Cantique des cantiques
IntroductionCantique des cantiques 2
Édition évolutive · en cours de révision · non validée S5 · reformulation contrôlée pour saisir immédiatement le sens discursif · restitution Paraphrase
Je ne suis qu’une fleur du Sharon, un lis qui pousse dans les vallées.
Comme un lis au milieu des épines, ainsi est mon amie au milieu des autres jeunes femmes.

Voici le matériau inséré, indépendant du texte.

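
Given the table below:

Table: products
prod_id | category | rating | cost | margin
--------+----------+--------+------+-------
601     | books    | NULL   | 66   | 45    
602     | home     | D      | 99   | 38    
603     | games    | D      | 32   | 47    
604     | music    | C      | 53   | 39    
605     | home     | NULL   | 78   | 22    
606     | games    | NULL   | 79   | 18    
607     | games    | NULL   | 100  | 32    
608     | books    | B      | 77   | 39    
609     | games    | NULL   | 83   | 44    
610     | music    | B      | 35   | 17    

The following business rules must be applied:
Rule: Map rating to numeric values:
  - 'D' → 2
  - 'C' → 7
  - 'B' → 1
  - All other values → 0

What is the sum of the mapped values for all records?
13

Step 1: Apply mapping to each record
Step 2: Count by status:
  'D': 2 records × 2 = 4
  'C': 1 records × 7 = 7
  'B': 2 records × 1 = 2
Step 3: Sum all mapped values = 13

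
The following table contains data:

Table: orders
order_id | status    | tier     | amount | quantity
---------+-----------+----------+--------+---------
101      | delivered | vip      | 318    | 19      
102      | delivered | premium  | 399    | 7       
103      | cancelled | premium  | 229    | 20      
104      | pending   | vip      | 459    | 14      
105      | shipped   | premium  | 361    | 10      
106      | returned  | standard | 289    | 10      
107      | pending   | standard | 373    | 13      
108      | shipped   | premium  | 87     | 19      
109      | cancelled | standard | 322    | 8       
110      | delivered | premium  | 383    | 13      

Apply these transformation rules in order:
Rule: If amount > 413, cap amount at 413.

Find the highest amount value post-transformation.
413

Step 1: Original maximum amount = 459
Step 2: Apply cap at 413
Step 3: 1 records had amount > 413 and were capped
Step 4: Maximum after transformation = 413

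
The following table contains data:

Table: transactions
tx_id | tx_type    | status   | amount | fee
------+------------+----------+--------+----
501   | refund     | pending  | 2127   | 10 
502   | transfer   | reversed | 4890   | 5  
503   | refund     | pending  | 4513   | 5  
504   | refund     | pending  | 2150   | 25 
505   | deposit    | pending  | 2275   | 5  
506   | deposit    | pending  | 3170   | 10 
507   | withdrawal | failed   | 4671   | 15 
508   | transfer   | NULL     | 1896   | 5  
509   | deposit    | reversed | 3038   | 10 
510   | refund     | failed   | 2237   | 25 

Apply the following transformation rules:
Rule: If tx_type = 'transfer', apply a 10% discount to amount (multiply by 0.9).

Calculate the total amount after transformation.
30288.4

Step 1: Records with tx_type = 'transfer' have total amount = 6786
Step 2: Apply multiplier: 6786 × 0.9 = 6107.4
Step 3: Other records total: 24181
Step 4: Final sum = 6107.4 + 24181 = 30288.4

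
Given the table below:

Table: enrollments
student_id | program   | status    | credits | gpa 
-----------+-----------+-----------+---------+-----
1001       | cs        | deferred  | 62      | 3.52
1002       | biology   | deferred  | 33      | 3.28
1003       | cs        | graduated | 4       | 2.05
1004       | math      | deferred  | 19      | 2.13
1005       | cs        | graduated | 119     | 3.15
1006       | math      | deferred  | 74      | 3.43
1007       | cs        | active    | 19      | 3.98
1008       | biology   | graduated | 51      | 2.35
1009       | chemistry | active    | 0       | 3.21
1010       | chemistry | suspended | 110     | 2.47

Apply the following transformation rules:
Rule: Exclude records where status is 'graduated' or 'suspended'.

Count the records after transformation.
6

Step 1: Count records to exclude
  - 3 (graduated) + 1 (suspended) = 4 records
Step 2: Total records: 10
Step 3: Remaining = 10 - 4 = 6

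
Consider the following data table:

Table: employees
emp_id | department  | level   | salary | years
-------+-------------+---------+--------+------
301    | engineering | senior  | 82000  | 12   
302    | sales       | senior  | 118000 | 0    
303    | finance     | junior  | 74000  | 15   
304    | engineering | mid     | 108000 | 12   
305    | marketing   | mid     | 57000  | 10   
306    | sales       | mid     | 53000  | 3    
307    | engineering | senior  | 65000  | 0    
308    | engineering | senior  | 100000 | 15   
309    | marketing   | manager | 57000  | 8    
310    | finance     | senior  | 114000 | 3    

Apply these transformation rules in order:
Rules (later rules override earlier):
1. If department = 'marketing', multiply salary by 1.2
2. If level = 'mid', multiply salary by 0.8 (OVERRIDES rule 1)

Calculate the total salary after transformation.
795800.0

Step 1: Rule 2 takes priority for records with level = 'mid'
  - 3 records: 218000 × 0.8 = 174400.0
Step 2: Rule 1 applies to remaining records with department = 'marketing'
  - 1 records: 57000 × 1.2 = 68400.0
Step 3: Other records unchanged: 553000
Step 4: Final sum = 174400.0 + 68400.0 + 553000 = 795800.0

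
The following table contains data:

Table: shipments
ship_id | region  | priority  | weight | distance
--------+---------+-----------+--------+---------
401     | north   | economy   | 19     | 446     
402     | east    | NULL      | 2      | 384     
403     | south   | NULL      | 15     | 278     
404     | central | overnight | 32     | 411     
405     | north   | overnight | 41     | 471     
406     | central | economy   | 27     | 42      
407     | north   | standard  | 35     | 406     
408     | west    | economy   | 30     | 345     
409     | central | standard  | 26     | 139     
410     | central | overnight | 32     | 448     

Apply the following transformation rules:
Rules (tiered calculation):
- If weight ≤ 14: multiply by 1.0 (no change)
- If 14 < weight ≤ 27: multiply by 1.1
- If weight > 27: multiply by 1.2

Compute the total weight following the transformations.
301.7

Step 1: Tier 1 (weight ≤ 14): 1 records, sum = 2 × 1.0 = 2.0
Step 2: Tier 2 (14 < weight ≤ 27): 4 records, sum = 87 × 1.1 = 95.7
Step 3: Tier 3 (weight > 27): 5 records, sum = 170 × 1.2 = 204.0
Step 4: Final sum = 2.0 + 95.7 + 204.0 = 301.7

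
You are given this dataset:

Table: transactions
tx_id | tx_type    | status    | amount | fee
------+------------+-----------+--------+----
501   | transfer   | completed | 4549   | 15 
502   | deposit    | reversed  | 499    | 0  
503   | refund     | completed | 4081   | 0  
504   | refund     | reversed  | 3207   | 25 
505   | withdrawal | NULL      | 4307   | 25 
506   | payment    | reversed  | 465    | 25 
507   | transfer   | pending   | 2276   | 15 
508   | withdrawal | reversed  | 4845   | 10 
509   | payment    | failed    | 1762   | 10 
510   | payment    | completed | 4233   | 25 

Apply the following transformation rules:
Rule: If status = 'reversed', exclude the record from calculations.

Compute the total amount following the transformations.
21208

Step 1: Identify records where status = 'reversed'
Step 2: The excluded records sum to 9016
Step 3: Original total amount = 30224
Step 4: Remaining total = 30224 - 9016 = 21208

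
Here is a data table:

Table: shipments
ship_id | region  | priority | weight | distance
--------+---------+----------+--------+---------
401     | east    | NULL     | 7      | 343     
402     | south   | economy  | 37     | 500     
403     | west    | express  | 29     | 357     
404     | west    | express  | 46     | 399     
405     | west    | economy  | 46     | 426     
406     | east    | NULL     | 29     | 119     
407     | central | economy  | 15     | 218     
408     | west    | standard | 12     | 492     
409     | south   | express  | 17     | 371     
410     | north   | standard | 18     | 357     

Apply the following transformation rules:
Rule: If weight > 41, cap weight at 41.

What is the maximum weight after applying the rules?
41

Step 1: Original maximum weight = 46
Step 2: Apply cap at 41
Step 3: 2 records had weight > 41 and were capped
Step 4: Maximum after transformation = 41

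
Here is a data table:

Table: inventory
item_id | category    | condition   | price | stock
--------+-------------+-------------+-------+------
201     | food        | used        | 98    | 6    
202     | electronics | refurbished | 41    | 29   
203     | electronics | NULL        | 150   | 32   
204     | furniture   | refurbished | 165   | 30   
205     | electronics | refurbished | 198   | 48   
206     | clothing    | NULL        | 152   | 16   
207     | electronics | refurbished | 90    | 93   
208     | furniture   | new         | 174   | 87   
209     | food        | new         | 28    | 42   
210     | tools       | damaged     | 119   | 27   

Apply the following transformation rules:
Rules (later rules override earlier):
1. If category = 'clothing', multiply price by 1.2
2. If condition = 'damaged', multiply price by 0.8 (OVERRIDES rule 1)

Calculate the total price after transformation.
1221.6

Step 1: Rule 2 takes priority for records with condition = 'damaged'
  - 1 records: 119 × 0.8 = 95.2
Step 2: Rule 1 applies to remaining records with category = 'clothing'
  - 1 records: 152 × 1.2 = 182.4
Step 3: Other records unchanged: 944
Step 4: Final sum = 95.2 + 182.4 + 944 = 1221.6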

Comme un pommier se distingue des arbres sauvages, ainsi mon bien-aimé parmi les jeunes hommes. J’ai désiré son ombre, je m’y suis assise, et son fruit est doux à ma bouche.
Il m’a conduite dans la maison du vin, et l’étendard qu’il déploie sur moi est l’amour.
Fortifiez-moi avec des gâteaux de raisins, ranimez-moi avec des pommes : l’amour me rend malade de désir.
Son bras gauche soutient ma tête, et son bras droit m’enlace.
Filles de Jérusalem, je vous en conjure par les gazelles et les biches des champs : ne forcez pas l’amour à s’éveiller avant que lui-même le veuille.
J’entends mon bien-aimé ! Le voici qui arrive, bondissant de montagne en montagne et franchissant les collines.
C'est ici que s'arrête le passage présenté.